- Sukranagar Location in Nepal
- Coordinates: 27°35′N 84°17′E﻿ / ﻿27.59°N 84.28°E
- Country: Nepal
- Zone: Narayani Zone
- District: Chitwan District

Population (1991)
- • Total: 6,750
- Time zone: UTC+5:45 (Nepal Time)

= Sukranagar =

Sukranagar is a village development committee in Chitwan District in the Narayani Zone of southern Nepal. At the time of the 1991 Nepal census it had a population of 6,750 people living in 1,128 individual households. By 2009, the population has exceeded 30,000.

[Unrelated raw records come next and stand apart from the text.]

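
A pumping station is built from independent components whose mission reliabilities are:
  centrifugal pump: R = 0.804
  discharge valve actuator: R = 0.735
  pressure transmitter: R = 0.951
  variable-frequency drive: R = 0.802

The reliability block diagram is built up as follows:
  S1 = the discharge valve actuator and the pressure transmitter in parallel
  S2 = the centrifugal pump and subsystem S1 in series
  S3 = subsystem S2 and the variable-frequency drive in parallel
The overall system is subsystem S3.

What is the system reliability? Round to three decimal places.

Parallel (discharge valve actuator and pressure transmitter): 1 − (1 − 0.73500)(1 − 0.95100) = 0.98702
Series (centrifugal pump and [0.98702]): 0.80400 × 0.98702 = 0.79356
Parallel ([0.79356] and variable-frequency drive): 1 − (1 − 0.79356)(1 − 0.80200) = 0.959

0.959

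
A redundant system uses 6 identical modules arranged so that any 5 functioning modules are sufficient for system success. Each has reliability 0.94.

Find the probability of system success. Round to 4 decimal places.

0.9541

R = Σ_{i=5}^{6} C(6,i) p^i (1−p)^{6−i} with p = 0.94
C(6,5)·0.94^5·0.06^1 = 0.264205
C(6,6)·0.94^6·0.06^0 = 0.689870
Sum = 0.9541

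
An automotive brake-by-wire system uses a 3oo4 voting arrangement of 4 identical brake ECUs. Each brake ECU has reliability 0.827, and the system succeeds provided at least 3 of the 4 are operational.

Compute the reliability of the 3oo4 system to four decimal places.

R = Σ_{i=3}^{4} C(4,i) p^i (1−p)^{4−i} with p = 0.827
C(4,3)·0.827^3·0.173^1 = 0.391402
C(4,4)·0.827^4·0.173^0 = 0.467759
Sum = 0.8592

0.8592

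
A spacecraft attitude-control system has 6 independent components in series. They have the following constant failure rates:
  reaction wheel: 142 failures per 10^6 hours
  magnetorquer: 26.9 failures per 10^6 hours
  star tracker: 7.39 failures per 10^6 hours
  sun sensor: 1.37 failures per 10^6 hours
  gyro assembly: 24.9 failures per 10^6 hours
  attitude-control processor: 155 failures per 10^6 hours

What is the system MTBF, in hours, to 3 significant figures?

Series of exponential components: λ_sys = Σ λ_i
λ_sys = 0.000142 + 0.0000269 + 0.00000739 + 0.00000137 + 0.0000249 + 0.000155 = 3.5756e-04 /h
MTBF = 1 / λ_sys = 2800 h

2800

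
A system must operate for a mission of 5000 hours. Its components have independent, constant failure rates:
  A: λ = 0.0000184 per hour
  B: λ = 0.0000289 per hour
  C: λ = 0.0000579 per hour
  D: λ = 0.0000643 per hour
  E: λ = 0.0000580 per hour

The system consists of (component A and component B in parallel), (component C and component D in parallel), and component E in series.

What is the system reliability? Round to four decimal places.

R(A) = exp(−0.0000184 × 5000) = 0.912105
R(B) = exp(−0.0000289 × 5000) = 0.865455
R(C) = exp(−0.0000579 × 5000) = 0.748638
R(D) = exp(−0.0000643 × 5000) = 0.725061
R(E) = exp(−0.0000580 × 5000) = 0.748264
Parallel (A and B): 1 − (1 − 0.912105)(1 − 0.865455) = 0.988174
Parallel (C and D): 1 − (1 − 0.748638)(1 − 0.725061) = 0.930891
Series ([0.988174], [0.930891], and E): 0.988174 × 0.930891 × 0.748264 = 0.6883

0.6883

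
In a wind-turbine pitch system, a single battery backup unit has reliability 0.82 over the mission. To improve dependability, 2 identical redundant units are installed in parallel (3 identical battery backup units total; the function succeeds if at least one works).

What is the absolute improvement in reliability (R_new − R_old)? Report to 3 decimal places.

R_before = 0.82
R_after = 1 − (1 − 0.82)^3 = 0.994
ΔR = 0.994 − 0.82 = 0.174

0.174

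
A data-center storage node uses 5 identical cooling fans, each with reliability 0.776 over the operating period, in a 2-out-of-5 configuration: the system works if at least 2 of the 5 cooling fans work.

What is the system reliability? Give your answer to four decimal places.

0.9897

R = Σ_{i=2}^{5} C(5,i) p^i (1−p)^{5−i} with p = 0.776
C(5,2)·0.776^2·0.224^3 = 0.067681
C(5,3)·0.776^3·0.224^2 = 0.234467
C(5,4)·0.776^4·0.224^1 = 0.406130
C(5,5)·0.776^5·0.224^0 = 0.281390
Sum = 0.9897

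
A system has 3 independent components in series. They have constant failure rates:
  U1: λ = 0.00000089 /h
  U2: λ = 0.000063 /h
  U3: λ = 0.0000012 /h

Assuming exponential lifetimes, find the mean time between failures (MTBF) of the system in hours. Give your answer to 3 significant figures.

Series of exponential components: λ_sys = Σ λ_i
λ_sys = 0.00000089 + 0.000063 + 0.0000012 = 6.5090e-05 /h
MTBF = 1 / λ_sys = 15400 h

15400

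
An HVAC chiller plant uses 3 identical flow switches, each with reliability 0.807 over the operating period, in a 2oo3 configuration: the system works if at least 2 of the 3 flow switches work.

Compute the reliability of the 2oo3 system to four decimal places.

0.9026

R = Σ_{i=2}^{3} C(3,i) p^i (1−p)^{3−i} with p = 0.807
C(3,2)·0.807^2·0.193^1 = 0.377073
C(3,3)·0.807^3·0.193^0 = 0.525558
Sum = 0.9026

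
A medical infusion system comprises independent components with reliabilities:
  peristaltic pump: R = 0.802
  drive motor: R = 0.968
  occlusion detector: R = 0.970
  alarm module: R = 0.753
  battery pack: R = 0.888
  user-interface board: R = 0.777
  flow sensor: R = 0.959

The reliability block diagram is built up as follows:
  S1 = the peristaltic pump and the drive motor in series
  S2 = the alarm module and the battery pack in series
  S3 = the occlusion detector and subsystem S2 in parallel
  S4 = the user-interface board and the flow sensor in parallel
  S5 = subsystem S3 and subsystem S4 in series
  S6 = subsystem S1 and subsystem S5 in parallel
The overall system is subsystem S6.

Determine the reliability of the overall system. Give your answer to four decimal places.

Series (peristaltic pump and drive motor): 0.802000 × 0.968000 = 0.776336
Series (alarm module and battery pack): 0.753000 × 0.888000 = 0.668664
Parallel (occlusion detector and [0.668664]): 1 − (1 − 0.970000)(1 − 0.668664) = 0.990060
Parallel (user-interface board and flow sensor): 1 − (1 − 0.777000)(1 − 0.959000) = 0.990857
Series ([0.990060] and [0.990857]): 0.990060 × 0.990857 = 0.981008
Parallel ([0.776336] and [0.981008]): 1 − (1 − 0.776336)(1 − 0.981008) = 0.9958

0.9958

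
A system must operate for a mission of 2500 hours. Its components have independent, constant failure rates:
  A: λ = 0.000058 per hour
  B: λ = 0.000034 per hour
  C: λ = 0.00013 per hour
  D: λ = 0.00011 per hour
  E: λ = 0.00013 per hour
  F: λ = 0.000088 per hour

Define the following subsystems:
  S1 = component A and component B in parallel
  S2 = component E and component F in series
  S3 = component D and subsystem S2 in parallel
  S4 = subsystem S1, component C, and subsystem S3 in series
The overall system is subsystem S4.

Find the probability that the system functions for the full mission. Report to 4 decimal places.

0.6424

R(A) = exp(−0.000058 × 2500) = 0.865022
R(B) = exp(−0.000034 × 2500) = 0.918512
R(C) = exp(−0.00013 × 2500) = 0.722527
R(D) = exp(−0.00011 × 2500) = 0.759572
R(E) = exp(−0.00013 × 2500) = 0.722527
R(F) = exp(−0.000088 × 2500) = 0.802519
Parallel (A and B): 1 − (1 − 0.865022)(1 − 0.918512) = 0.989001
Series (E and F): 0.722527 × 0.802519 = 0.579842
Parallel (D and [0.579842]): 1 − (1 − 0.759572)(1 − 0.579842) = 0.898982
Series ([0.989001], C, and [0.898982]): 0.989001 × 0.722527 × 0.898982 = 0.6424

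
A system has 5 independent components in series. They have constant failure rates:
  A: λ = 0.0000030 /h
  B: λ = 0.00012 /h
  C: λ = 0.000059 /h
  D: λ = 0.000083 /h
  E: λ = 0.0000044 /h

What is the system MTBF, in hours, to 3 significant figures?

Series of exponential components: λ_sys = Σ λ_i
λ_sys = 0.0000030 + 0.00012 + 0.000059 + 0.000083 + 0.0000044 = 2.6940e-04 /h
MTBF = 1 / λ_sys = 3710 h

3710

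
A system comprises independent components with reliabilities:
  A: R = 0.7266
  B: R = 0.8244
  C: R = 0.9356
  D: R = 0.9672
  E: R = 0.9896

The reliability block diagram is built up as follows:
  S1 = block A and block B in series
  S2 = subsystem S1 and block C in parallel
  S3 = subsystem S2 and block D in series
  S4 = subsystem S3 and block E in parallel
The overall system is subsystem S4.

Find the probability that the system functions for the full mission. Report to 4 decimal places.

0.9994

Series (A and B): 0.726600 × 0.824400 = 0.599009
Parallel ([0.599009] and C): 1 − (1 − 0.599009)(1 − 0.935600) = 0.974176
Series ([0.974176] and D): 0.974176 × 0.967200 = 0.942223
Parallel ([0.942223] and E): 1 − (1 − 0.942223)(1 − 0.989600) = 0.9994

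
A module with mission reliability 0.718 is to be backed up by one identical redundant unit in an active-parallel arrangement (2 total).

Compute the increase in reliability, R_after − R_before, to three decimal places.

0.202

R_before = 0.718
R_after = 1 − (1 − 0.718)^2 = 0.920
ΔR = 0.920 − 0.718 = 0.202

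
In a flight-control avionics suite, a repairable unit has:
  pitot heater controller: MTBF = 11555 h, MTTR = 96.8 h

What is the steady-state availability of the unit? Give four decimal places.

A(pitot heater controller) = MTBF/(MTBF+MTTR) = 11555/(11555+96.8) = 0.9917

0.9917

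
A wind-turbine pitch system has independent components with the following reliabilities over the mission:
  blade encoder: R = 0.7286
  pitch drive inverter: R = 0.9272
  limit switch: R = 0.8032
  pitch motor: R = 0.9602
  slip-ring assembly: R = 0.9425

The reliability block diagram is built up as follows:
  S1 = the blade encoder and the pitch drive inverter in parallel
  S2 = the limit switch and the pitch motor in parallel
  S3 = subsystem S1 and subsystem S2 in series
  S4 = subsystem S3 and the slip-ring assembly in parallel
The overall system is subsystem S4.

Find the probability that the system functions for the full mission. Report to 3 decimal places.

Parallel (blade encoder and pitch drive inverter): 1 − (1 − 0.72860)(1 − 0.92720) = 0.98024
Parallel (limit switch and pitch motor): 1 − (1 − 0.80320)(1 − 0.96020) = 0.99217
Series ([0.98024] and [0.99217]): 0.98024 × 0.99217 = 0.97256
Parallel ([0.97256] and slip-ring assembly): 1 − (1 − 0.97256)(1 − 0.94250) = 0.998

0.998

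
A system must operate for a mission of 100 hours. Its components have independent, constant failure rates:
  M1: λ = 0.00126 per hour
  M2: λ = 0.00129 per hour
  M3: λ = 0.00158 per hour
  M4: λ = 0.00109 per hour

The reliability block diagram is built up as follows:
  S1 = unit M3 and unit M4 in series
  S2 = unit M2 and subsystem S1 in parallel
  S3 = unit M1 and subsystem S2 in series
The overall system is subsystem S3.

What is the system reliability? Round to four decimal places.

R(M1) = exp(−0.00126 × 100) = 0.881615
R(M2) = exp(−0.00129 × 100) = 0.878974
R(M3) = exp(−0.00158 × 100) = 0.853850
R(M4) = exp(−0.00109 × 100) = 0.896730
Series (M3 and M4): 0.853850 × 0.896730 = 0.765673
Parallel (M2 and [0.765673]): 1 − (1 − 0.878974)(1 − 0.765673) = 0.971640
Series (M1 and [0.971640]): 0.881615 × 0.971640 = 0.8566

0.8566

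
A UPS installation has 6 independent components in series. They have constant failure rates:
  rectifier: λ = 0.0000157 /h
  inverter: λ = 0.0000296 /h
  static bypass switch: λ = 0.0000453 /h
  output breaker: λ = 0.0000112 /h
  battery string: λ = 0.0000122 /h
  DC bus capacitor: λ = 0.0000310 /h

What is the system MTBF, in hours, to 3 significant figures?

6900

Series of exponential components: λ_sys = Σ λ_i
λ_sys = 0.0000157 + 0.0000296 + 0.0000453 + 0.0000112 + 0.0000122 + 0.0000310 = 1.4500e-04 /h
MTBF = 1 / λ_sys = 6900 h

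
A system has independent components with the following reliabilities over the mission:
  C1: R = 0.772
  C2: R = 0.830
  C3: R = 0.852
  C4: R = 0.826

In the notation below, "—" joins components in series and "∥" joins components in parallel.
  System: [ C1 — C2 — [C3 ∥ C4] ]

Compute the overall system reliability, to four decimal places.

Parallel (C3 and C4): 1 − (1 − 0.852000)(1 − 0.826000) = 0.974248
Series (C1, C2, and [0.974248]): 0.772000 × 0.830000 × 0.974248 = 0.6243

0.6243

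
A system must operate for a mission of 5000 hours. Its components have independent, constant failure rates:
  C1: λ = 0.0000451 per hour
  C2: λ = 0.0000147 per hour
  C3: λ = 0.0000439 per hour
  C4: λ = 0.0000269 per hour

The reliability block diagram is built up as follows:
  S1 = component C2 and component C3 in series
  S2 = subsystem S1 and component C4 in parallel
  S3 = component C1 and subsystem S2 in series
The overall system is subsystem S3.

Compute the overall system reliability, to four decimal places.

0.7726

R(C1) = exp(−0.0000451 × 5000) = 0.798117
R(C2) = exp(−0.0000147 × 5000) = 0.929136
R(C3) = exp(−0.0000439 × 5000) = 0.802920
R(C4) = exp(−0.0000269 × 5000) = 0.874153
Series (C2 and C3): 0.929136 × 0.802920 = 0.746022
Parallel ([0.746022] and C4): 1 − (1 − 0.746022)(1 − 0.874153) = 0.968038
Series (C1 and [0.968038]): 0.798117 × 0.968038 = 0.7726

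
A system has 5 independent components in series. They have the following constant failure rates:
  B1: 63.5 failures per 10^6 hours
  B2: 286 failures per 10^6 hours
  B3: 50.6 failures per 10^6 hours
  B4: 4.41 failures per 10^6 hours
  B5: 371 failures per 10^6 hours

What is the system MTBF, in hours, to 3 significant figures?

1290

Series of exponential components: λ_sys = Σ λ_i
λ_sys = 0.0000635 + 0.000286 + 0.0000506 + 0.00000441 + 0.000371 = 7.7551e-04 /h
MTBF = 1 / λ_sys = 1290 h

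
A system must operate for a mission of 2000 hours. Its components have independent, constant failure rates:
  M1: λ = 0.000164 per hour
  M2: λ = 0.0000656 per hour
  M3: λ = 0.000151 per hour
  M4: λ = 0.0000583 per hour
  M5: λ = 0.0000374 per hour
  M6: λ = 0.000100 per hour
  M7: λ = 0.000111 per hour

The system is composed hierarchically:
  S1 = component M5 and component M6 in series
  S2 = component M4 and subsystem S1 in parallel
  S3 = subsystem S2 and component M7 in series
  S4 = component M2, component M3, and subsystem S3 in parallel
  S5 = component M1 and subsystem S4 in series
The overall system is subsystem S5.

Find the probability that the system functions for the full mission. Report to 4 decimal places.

0.7153

R(M1) = exp(−0.000164 × 2000) = 0.720363
R(M2) = exp(−0.0000656 × 2000) = 0.877042
R(M3) = exp(−0.000151 × 2000) = 0.739338
R(M4) = exp(−0.0000583 × 2000) = 0.889941
R(M5) = exp(−0.0000374 × 2000) = 0.927929
R(M6) = exp(−0.000100 × 2000) = 0.818731
R(M7) = exp(−0.000111 × 2000) = 0.800915
Series (M5 and M6): 0.927929 × 0.818731 = 0.759724
Parallel (M4 and [0.759724]): 1 − (1 − 0.889941)(1 − 0.759724) = 0.973555
Series ([0.973555] and M7): 0.973555 × 0.800915 = 0.779735
Parallel (M2, M3, and [0.779735]): 1 − (1 − 0.877042)(1 − 0.739338)(1 − 0.779735) = 0.992940
Series (M1 and [0.992940]): 0.720363 × 0.992940 = 0.7153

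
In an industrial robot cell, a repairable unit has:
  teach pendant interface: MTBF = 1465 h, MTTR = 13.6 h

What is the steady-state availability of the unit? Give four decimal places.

A(teach pendant interface) = MTBF/(MTBF+MTTR) = 1465/(1465+13.6) = 0.9908

0.9908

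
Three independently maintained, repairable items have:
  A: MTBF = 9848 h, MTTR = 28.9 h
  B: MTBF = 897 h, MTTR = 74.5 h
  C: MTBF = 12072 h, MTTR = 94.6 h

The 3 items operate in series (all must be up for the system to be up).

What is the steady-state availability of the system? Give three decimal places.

A(A) = MTBF/(MTBF+MTTR) = 9848/(9848+28.9) = 0.997074
A(B) = MTBF/(MTBF+MTTR) = 897/(897+74.5) = 0.923314
A(C) = MTBF/(MTBF+MTTR) = 12072/(12072+94.6) = 0.992225
Series availability: 0.997074 × 0.923314 × 0.992225 = 0.913

0.913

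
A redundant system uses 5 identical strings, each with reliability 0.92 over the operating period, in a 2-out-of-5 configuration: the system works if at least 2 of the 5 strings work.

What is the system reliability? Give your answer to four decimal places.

0.9998

R = Σ_{i=2}^{5} C(5,i) p^i (1−p)^{5−i} with p = 0.92
C(5,2)·0.92^2·0.08^3 = 0.004334
C(5,3)·0.92^3·0.08^2 = 0.049836
C(5,4)·0.92^4·0.08^1 = 0.286557
C(5,5)·0.92^5·0.08^0 = 0.659082
Sum = 0.9998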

Located just across Nepal's Chitwan National Park, Sukranagar is home to subsistence farmers who nominally live off the land using traditional farming practices. Being in the proximity of the national park, farmers here traditionally had a close relationship with the National Park. This relationship also invited some illegal transactions of forest products and livestock grazing in the park, and illegal hunting and fishing, all despised by the conservation authorities. Similarly crop damage by wild animals from the park have become a matter of concern for the local people. In various ways, there has been a reciprocal relationship between the park and local people. The people settled adjacent to the park are dependent on its resources primarily due to absence of convenient alternatives. This means that there is a tremendous opportunity for thoughtful and resourceful people to develop alternative economic and agricultural practices that can positively exploit the proximity of the park and the rich combination of plants and animals that exist in the park. There is an opportunity for conservation, environmental safeguarding, and economic activities.